Karma in Hinduism and Buddhism: Some Similarities and Differences.
From the Panchatantra The Banana Peel .
. . a proud Brahmin - one noble in name - came upon a banana peel in his path. He communed with himself, saying, "every man reaps in the future the fruits of all his acts. If, therefore, I take this peel from the pathway, I shall have done a deed of merit, and be rewarded by karma in my next life. " So mused the Brahmin, and he carefully removed the peel. For this crafty thought of self, the proud Brahmin was born in a lower caste in his next life. .
In western societies karma is a term applied to events with out really understanding why it is being used. "Ooh, bad karma!" Or "Its your karma that this happened to you." John Lennon made "Instant Karma" a household phrase. However, what really is karma? What does it mean to Hindu's and Buddhists?.

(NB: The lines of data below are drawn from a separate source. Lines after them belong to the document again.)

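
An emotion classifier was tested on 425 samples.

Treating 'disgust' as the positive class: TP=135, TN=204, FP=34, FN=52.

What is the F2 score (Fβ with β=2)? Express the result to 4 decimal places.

0.7361

Fβ = (1+β²)·TP / ((1+β²)·TP + β²·FN + FP), with β²=4
= 5·135 / (5·135 + 4·52 + 34) = 0.7361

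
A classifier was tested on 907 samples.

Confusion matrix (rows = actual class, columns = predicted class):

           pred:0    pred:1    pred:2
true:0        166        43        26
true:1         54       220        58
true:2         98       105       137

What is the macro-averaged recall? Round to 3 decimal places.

Per-class recall (TP/(TP+FN)):
  0: TP=166, FN=43+26=69 → 166/235 = 0.7064
  1: TP=220, FN=54+58=112 → 220/332 = 0.6627
  2: TP=137, FN=98+105=203 → 137/340 = 0.4029
Macro-recall = mean = (0.7064 + 0.6627 + 0.4029) / 3 = 0.591

0.591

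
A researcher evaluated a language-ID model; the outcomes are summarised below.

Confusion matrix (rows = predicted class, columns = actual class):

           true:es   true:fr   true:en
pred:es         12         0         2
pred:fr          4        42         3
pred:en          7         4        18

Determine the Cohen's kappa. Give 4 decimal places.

Observed agreement pₒ = trace/N = 72/92 = 0.78261
Expected agreement pₑ = Σ (rowᵢ·colᵢ)/N² = (23·14 + 46·49 + 23·29)/92² = 0.38315
κ = (pₒ − pₑ)/(1 − pₑ) = (0.78261 − 0.38315)/(1 − 0.38315) = 0.6476

0.6476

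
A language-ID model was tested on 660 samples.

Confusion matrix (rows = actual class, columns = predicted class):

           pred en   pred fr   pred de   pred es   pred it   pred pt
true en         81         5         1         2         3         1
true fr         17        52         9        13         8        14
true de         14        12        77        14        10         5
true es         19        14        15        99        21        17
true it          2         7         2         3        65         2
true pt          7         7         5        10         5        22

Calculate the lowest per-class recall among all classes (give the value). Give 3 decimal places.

0.393

Per-class recall (TP/(TP+FN)):
  en: TP=81, FN=5+1+2+3+1=12 → 81/93 = 0.8710
  fr: TP=52, FN=17+9+13+8+14=61 → 52/113 = 0.4602
  de: TP=77, FN=14+12+14+10+5=55 → 77/132 = 0.5833
  es: TP=99, FN=19+14+15+21+17=86 → 99/185 = 0.5351
  it: TP=65, FN=2+7+2+3+2=16 → 65/81 = 0.8025
  pt: TP=22, FN=7+7+5+10+5=34 → 22/56 = 0.3929
Lowest is class 'pt' with recall = 0.393.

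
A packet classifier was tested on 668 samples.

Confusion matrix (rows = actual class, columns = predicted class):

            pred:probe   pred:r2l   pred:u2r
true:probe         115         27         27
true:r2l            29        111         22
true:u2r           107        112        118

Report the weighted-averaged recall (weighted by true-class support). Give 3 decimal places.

0.515

Per-class recall (TP/(TP+FN)):
  probe: TP=115, FN=27+27=54 → 115/169 = 0.6805
  r2l: TP=111, FN=29+22=51 → 111/162 = 0.6852
  u2r: TP=118, FN=107+112=219 → 118/337 = 0.3501
Weighted-recall = Σ (supportᵢ/N)·recallᵢ with N=668: (169/668)·0.6805 + (162/668)·0.6852 + (337/668)·0.3501 = 0.515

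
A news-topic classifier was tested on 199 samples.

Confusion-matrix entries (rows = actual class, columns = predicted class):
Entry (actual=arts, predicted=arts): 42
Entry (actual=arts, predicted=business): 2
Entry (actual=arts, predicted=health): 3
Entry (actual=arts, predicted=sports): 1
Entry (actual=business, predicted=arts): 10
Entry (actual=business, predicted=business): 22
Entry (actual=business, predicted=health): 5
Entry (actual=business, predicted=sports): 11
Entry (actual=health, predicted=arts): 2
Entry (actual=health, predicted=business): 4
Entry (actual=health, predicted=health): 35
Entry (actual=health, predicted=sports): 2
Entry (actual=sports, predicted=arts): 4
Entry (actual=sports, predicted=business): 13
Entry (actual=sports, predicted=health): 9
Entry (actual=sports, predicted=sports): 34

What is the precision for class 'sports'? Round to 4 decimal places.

Treat 'sports' as positive and all other classes as negative.
precision = TP/(TP+FP).
sports: TP=34, FP=1+11+2=14 → 34/48 = 0.70833

0.7083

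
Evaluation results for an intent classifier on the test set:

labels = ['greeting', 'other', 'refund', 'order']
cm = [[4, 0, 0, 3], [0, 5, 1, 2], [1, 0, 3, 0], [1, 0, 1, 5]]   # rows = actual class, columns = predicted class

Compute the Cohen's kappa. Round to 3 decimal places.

0.536

Observed agreement pₒ = trace/N = 17/26 = 0.6538
Expected agreement pₑ = Σ (rowᵢ·colᵢ)/N² = (7·6 + 8·5 + 4·5 + 7·10)/26² = 0.2544
κ = (pₒ − pₑ)/(1 − pₑ) = (0.6538 − 0.2544)/(1 − 0.2544) = 0.536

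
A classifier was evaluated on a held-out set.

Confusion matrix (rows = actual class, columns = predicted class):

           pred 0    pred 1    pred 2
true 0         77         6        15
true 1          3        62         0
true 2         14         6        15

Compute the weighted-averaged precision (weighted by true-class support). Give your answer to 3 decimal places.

0.769

Per-class precision (TP/(TP+FP)):
  0: TP=77, FP=3+14=17 → 77/94 = 0.8191
  1: TP=62, FP=6+6=12 → 62/74 = 0.8378
  2: TP=15, FP=15+0=15 → 15/30 = 0.5000
Weighted-precision = Σ (supportᵢ/N)·precisionᵢ with N=198: (98/198)·0.8191 + (65/198)·0.8378 + (35/198)·0.5000 = 0.769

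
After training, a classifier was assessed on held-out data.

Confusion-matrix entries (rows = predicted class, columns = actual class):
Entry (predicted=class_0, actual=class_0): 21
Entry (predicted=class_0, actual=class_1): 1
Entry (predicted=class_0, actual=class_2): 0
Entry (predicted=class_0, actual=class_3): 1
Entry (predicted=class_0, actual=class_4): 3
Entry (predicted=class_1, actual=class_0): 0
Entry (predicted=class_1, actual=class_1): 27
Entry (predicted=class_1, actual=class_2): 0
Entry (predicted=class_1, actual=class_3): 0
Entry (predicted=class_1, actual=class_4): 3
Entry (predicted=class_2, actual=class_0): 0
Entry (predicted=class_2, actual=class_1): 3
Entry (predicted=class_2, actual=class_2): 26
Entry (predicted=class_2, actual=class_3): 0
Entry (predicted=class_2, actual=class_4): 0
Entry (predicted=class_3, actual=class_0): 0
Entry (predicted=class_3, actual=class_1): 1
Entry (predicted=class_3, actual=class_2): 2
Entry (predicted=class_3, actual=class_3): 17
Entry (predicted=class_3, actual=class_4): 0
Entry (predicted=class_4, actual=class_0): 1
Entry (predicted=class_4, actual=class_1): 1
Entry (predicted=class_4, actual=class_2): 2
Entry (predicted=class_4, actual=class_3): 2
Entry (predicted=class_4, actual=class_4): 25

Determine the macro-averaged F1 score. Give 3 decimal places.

0.854

Per-class F1 score (2·TP/(2·TP+FP+FN)):
  class_0: TP=21, FP=1+0+1+3=5, FN=0+0+0+1=1 → 42/48 = 0.8750
  class_1: TP=27, FP=0+0+0+3=3, FN=1+3+1+1=6 → 54/63 = 0.8571
  class_2: TP=26, FP=0+3+0+0=3, FN=0+0+2+2=4 → 52/59 = 0.8814
  class_3: TP=17, FP=0+1+2+0=3, FN=1+0+0+2=3 → 34/40 = 0.8500
  class_4: TP=25, FP=1+1+2+2=6, FN=3+3+0+0=6 → 50/62 = 0.8065
Macro-F1 score = mean = (0.8750 + 0.8571 + 0.8814 + 0.8500 + 0.8065) / 5 = 0.854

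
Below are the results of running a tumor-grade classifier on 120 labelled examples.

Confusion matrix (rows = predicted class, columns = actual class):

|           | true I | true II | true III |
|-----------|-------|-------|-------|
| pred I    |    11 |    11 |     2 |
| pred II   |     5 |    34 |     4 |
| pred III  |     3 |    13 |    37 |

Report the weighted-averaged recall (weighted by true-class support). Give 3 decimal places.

Per-class recall (TP/(TP+FN)):
  I: TP=11, FN=5+3=8 → 11/19 = 0.5789
  II: TP=34, FN=11+13=24 → 34/58 = 0.5862
  III: TP=37, FN=2+4=6 → 37/43 = 0.8605
Weighted-recall = Σ (supportᵢ/N)·recallᵢ with N=120: (19/120)·0.5789 + (58/120)·0.5862 + (43/120)·0.8605 = 0.683

0.683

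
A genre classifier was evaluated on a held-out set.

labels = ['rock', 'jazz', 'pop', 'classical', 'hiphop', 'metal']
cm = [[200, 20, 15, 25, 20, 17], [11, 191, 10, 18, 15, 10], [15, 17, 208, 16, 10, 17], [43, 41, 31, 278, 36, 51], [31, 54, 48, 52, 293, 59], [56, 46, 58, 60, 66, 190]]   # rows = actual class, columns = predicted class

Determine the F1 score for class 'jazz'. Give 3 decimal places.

0.612

One-vs-rest for 'jazz': TP = diagonal; FP = other classes predicted 'jazz'; FN = 'jazz' predicted as other.
F1 score = 2·TP/(2·TP+FP+FN).
jazz: TP=191, FP=20+17+41+54+46=178, FN=11+10+18+15+10=64 → 382/624 = 0.6122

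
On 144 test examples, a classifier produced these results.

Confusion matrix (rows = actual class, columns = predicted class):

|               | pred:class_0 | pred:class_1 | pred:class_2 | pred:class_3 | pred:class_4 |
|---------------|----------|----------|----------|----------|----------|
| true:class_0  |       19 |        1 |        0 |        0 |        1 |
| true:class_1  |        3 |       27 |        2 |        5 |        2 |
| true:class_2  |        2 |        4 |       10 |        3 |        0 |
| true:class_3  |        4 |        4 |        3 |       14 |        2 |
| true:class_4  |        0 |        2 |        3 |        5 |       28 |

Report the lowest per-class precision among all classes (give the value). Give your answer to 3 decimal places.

Per-class precision (TP/(TP+FP)):
  class_0: TP=19, FP=3+2+4+0=9 → 19/28 = 0.6786
  class_1: TP=27, FP=1+4+4+2=11 → 27/38 = 0.7105
  class_2: TP=10, FP=0+2+3+3=8 → 10/18 = 0.5556
  class_3: TP=14, FP=0+5+3+5=13 → 14/27 = 0.5185
  class_4: TP=28, FP=1+2+0+2=5 → 28/33 = 0.8485
Lowest is class 'class_3' with precision = 0.519.

0.519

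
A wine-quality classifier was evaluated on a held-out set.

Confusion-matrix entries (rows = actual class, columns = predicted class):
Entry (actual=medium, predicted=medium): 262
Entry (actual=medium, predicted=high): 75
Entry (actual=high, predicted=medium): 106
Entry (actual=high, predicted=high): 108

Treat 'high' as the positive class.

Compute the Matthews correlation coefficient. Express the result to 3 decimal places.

0.292

MCC = (TP·TN − FP·FN) / √((TP+FP)(TP+FN)(TN+FP)(TN+FN))
Numerator = 108·262 − 75·106 = 20346
Denominator = √(183·214·337·368) = √4856714592 = 69690.1327
MCC = 20346 / 69690.1327 = 0.292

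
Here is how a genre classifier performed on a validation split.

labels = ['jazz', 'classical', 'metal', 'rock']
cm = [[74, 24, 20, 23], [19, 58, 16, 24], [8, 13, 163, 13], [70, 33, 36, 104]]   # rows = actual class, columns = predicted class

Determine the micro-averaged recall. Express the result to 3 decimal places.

0.572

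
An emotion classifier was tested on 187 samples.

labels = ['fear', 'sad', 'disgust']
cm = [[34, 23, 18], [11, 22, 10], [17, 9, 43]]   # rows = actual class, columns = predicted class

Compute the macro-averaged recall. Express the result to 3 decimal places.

0.529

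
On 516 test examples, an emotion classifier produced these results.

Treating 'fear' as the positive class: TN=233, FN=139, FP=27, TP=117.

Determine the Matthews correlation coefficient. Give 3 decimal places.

MCC = (TP·TN − FP·FN) / √((TP+FP)(TP+FN)(TN+FP)(TN+FN))
Numerator = 117·233 − 27·139 = 23508
Denominator = √(144·256·260·372) = √3565486080 = 59711.6913
MCC = 23508 / 59711.6913 = 0.394

0.394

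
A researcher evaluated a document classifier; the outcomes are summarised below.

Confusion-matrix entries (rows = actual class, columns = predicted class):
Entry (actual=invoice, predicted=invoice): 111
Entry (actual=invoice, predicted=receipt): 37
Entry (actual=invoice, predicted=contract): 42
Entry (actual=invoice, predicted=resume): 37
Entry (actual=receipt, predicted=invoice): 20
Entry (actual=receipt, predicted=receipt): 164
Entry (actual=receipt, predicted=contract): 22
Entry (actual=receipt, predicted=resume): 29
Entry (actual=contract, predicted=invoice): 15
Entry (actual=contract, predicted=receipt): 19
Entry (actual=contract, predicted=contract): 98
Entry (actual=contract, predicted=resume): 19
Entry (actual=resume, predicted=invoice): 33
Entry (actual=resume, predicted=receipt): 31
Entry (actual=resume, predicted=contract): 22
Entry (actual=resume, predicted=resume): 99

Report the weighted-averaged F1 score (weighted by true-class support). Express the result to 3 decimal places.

0.589

Per-class F1 score (2·TP/(2·TP+FP+FN)):
  invoice: TP=111, FP=20+15+33=68, FN=37+42+37=116 → 222/406 = 0.5468
  receipt: TP=164, FP=37+19+31=87, FN=20+22+29=71 → 328/486 = 0.6749
  contract: TP=98, FP=42+22+22=86, FN=15+19+19=53 → 196/335 = 0.5851
  resume: TP=99, FP=37+29+19=85, FN=33+31+22=86 → 198/369 = 0.5366
Weighted-F1 score = Σ (supportᵢ/N)·F1 scoreᵢ with N=798: (227/798)·0.5468 + (235/798)·0.6749 + (151/798)·0.5851 + (185/798)·0.5366 = 0.589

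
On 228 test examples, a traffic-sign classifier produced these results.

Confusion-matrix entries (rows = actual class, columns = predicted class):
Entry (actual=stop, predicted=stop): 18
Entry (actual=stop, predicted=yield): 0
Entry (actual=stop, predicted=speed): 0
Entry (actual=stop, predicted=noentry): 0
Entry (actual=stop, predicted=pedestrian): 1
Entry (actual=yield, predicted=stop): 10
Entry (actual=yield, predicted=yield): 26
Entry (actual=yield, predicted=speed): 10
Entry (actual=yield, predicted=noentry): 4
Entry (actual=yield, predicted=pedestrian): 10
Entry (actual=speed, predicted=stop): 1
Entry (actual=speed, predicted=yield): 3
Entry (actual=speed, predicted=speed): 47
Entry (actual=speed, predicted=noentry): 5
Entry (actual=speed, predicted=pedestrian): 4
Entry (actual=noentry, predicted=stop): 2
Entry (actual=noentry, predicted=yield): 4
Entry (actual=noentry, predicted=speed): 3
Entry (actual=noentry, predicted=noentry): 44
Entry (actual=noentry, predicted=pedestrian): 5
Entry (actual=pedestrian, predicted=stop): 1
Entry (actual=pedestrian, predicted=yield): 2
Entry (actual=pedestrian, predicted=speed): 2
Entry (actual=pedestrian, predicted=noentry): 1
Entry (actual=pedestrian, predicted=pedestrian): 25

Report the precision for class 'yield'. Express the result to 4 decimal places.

Treat 'yield' as positive and all other classes as negative.
precision = TP/(TP+FP).
yield: TP=26, FP=0+3+4+2=9 → 26/35 = 0.74286

0.7429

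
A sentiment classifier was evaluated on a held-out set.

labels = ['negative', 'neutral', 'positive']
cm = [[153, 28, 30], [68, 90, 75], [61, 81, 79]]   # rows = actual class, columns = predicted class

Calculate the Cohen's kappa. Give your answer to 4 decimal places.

0.2286

Observed agreement pₒ = trace/N = 322/665 = 0.48421
Expected agreement pₑ = Σ (rowᵢ·colᵢ)/N² = (211·282 + 233·199 + 221·184)/665² = 0.33135
κ = (pₒ − pₑ)/(1 − pₑ) = (0.48421 − 0.33135)/(1 − 0.33135) = 0.2286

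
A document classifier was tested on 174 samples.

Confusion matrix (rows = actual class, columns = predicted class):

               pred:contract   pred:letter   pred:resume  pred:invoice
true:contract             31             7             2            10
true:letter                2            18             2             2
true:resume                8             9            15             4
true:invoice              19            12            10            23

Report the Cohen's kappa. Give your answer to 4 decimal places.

0.3311

Observed agreement pₒ = trace/N = 87/174 = 0.50000
Expected agreement pₑ = Σ (rowᵢ·colᵢ)/N² = (50·60 + 24·46 + 36·29 + 64·39)/174² = 0.25248
κ = (pₒ − pₑ)/(1 − pₑ) = (0.50000 − 0.25248)/(1 − 0.25248) = 0.3311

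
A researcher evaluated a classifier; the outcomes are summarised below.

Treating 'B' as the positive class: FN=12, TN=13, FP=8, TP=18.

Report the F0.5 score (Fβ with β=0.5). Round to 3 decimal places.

Fβ = (1+β²)·TP / ((1+β²)·TP + β²·FN + FP), with β²=1/4
= 1.25·18 / (1.25·18 + 0.25·12 + 8) = 0.672

0.672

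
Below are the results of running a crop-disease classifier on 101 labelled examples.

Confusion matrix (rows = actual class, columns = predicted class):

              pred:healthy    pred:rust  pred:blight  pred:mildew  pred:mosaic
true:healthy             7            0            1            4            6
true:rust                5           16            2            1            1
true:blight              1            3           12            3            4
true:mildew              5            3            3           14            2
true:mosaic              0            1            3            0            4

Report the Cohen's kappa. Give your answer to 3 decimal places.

Observed agreement pₒ = trace/N = 53/101 = 0.5248
Expected agreement pₑ = Σ (rowᵢ·colᵢ)/N² = (18·18 + 25·23 + 23·21 + 27·22 + 8·17)/101² = 0.2070
κ = (pₒ − pₑ)/(1 − pₑ) = (0.5248 − 0.2070)/(1 − 0.2070) = 0.401

0.401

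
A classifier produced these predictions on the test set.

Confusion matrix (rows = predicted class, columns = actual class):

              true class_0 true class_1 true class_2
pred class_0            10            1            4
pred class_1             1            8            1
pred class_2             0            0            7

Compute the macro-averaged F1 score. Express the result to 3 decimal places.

0.783

Per-class F1 score (2·TP/(2·TP+FP+FN)):
  class_0: TP=10, FP=1+4=5, FN=1+0=1 → 20/26 = 0.7692
  class_1: TP=8, FP=1+1=2, FN=1+0=1 → 16/19 = 0.8421
  class_2: TP=7, FP=0+0=0, FN=4+1=5 → 14/19 = 0.7368
Macro-F1 score = mean = (0.7692 + 0.8421 + 0.7368) / 3 = 0.783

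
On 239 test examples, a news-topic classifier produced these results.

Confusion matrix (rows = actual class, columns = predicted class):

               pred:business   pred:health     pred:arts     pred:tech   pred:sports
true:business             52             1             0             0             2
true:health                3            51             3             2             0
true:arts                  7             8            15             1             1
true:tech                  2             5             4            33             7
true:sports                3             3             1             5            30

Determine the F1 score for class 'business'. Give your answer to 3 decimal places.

0.852

F1 score = 2·TP/(2·TP+FP+FN).
business: TP=52, FP=3+7+2+3=15, FN=1+0+0+2=3 → 104/122 = 0.8525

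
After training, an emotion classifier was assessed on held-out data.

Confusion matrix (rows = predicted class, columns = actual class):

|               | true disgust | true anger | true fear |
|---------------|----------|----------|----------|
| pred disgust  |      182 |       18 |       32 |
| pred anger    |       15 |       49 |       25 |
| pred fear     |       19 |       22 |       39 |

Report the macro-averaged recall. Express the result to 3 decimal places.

0.600

Per-class recall (TP/(TP+FN)):
  disgust: TP=182, FN=15+19=34 → 182/216 = 0.8426
  anger: TP=49, FN=18+22=40 → 49/89 = 0.5506
  fear: TP=39, FN=32+25=57 → 39/96 = 0.4063
Macro-recall = mean = (0.8426 + 0.5506 + 0.4063) / 3 = 0.600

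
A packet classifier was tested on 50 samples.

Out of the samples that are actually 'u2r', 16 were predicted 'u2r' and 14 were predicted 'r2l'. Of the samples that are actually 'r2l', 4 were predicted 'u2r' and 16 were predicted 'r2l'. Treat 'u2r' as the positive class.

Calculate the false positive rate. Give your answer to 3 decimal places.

0.200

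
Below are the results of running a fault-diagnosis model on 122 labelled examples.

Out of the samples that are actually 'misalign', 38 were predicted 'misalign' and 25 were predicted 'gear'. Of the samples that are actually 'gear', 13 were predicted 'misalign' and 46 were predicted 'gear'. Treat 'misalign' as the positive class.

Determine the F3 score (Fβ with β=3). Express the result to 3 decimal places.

Fβ = (1+β²)·TP / ((1+β²)·TP + β²·FN + FP), with β²=9
= 10·38 / (10·38 + 9·25 + 13) = 0.615

0.615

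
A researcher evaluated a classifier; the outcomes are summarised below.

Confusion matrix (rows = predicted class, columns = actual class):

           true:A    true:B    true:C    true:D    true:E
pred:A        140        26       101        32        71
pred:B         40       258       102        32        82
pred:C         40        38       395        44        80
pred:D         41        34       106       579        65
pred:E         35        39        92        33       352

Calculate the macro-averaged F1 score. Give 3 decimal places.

0.578

Per-class F1 score (2·TP/(2·TP+FP+FN)):
  A: TP=140, FP=26+101+32+71=230, FN=40+40+41+35=156 → 280/666 = 0.4204
  B: TP=258, FP=40+102+32+82=256, FN=26+38+34+39=137 → 516/909 = 0.5677
  C: TP=395, FP=40+38+44+80=202, FN=101+102+106+92=401 → 790/1393 = 0.5671
  D: TP=579, FP=41+34+106+65=246, FN=32+32+44+33=141 → 1158/1545 = 0.7495
  E: TP=352, FP=35+39+92+33=199, FN=71+82+80+65=298 → 704/1201 = 0.5862
Macro-F1 score = mean = (0.4204 + 0.5677 + 0.5671 + 0.7495 + 0.5862) / 5 = 0.578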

According to the Random House College Dictionary, karma is an action, seen as bringing upon oneself inevitable results, good or bad, in this life or in a reincarnation. .
Karma is a Sanskrit word that translates into "action". It literally means "deed or act", but more broadly describes the principle of cause and effect. Simply stated, karma is the law of action and reaction that governs consciousness. In physics, Sir Isaac Newton postulated that for every action there is an equal and opposite reaction. Push against a wall. Its material is molecularly pushing back with a force exactly equal to yours. In metaphysics, karma is the law that states that every mental, emotional and physical act, no matter how insignificant, is projected out into the psychic mind substance, and eventually returns to the individual with equal impact. .
Karma is central to the Hindu faith. Hindus believe in life after death. They also believe in the idea " Whatever a man soweth that shall he also reap"(Galatins 6:7). In this concept of reality, the purpose in life is determined by our own actions and by a set of divine plans.